Third, God is infinitely greater than any of His creatures (vs. 35). We humans are counted as nothing.  In Isaiah 40:15, Isaiah says the nations, so mighty in their own eyes, are like a speck of dust on the scales.  Have you ever shone a bright flashlight up into the sky and seen all those almost microscopic bits of dust passing through the beam?  Compared to God, that’s us!  Isaiah 40:17 says the nations are less than nothing.  That’s a lot of nothing.

Fourth, no one tells God what to do (vs. 35).  Nebuchadnezzar could have reacted to his ordeal with, “How dare God treat me like this?  What did I do to deserve this? What kind of a God is this, to turn me into a beast for seven years?  Who does He think He is?”  No, no, no.  God does whatever pleases Him and notice, no one can stop Him.  “No one can ward off His hand” has the idea of a parent slapping the hand of his youngster who keeps trying to put the fork in the electrical outlet. 

We don’t slap God’s hand. God is the potter, we are the clay!  He is everything, we are nothing.  Praise Him.  We didn’t elect God; God elected us; we didn’t regenerate our own hearts; God gave us a new heart to believe in Him.  Even our faith is a gift from God. You cannot deny the absolutely sovereignty and justice of God in all that He does, even though it may hurt and cause hardship.  You can’t question God, “What have you done?” 

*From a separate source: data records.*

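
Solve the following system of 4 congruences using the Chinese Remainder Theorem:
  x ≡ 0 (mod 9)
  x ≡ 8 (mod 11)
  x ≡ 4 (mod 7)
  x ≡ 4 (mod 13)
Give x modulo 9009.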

Daniel 4:36 “At that time my reason returned to me. And my majesty and splendor were restored to me for the glory of my kingdom, and my counselors and my nobles began seeking me out; so I was reestablished in my sovereignty, and surpassing greatness was added to me. 37 “Now I, Nebuchadnezzar, praise, exalt and honor the King of heaven, for all His works are true and His ways just, and He is able to humble those who walk in pride.”

In verse 36 you see the gracious kindness of God, who restored Nebuchadnezzar and God gave him surpassing greatness. Where sin abounds, grace superabounds.  What does verse 37 say?  What an incredible change of heart.  Instead of crowing like a rooster, Nebuchadnezzar is giving God all the glory!  That’s a humbled man.  He praises, exalts, and honors God as King of heaven.  He justifies all God’s ways.  They are true and just.  God does nothing wrong, whatever the world of God-haters think or say.  And best of all, God in His good grace knows how to humble the pride!  Being turned into a beast was the best thing that ever happened to King Nebuchadnezzar. 

SO WHAT?

We leave Nebuchadnezzar here.  He died in 562 BC.  He ruled 43 years. We may see him in heaven.  He has become an amazing theologian.  This is the same God we worship and serve today.  This is the same sovereign God who brought His own Son to the cross through the hands of wicked men to purchase salvation for all those who would call upon the name of the Lord.  The same God who resists the proud today gives grace to the humble.  May God crush our pride.  With our pride crushed, we’ll give God all the glory.  We won’t even be thinking, “How great I am.”  We’ll be jealous for God’s glory, not our own. 

What about you?  Do you walk in pride, strutting about in your own thinking, assuring yourself that you are just fine without a Savior?  Won’t you bow your own heart to God in humility and receive Christ into your life as your Lord and Savior?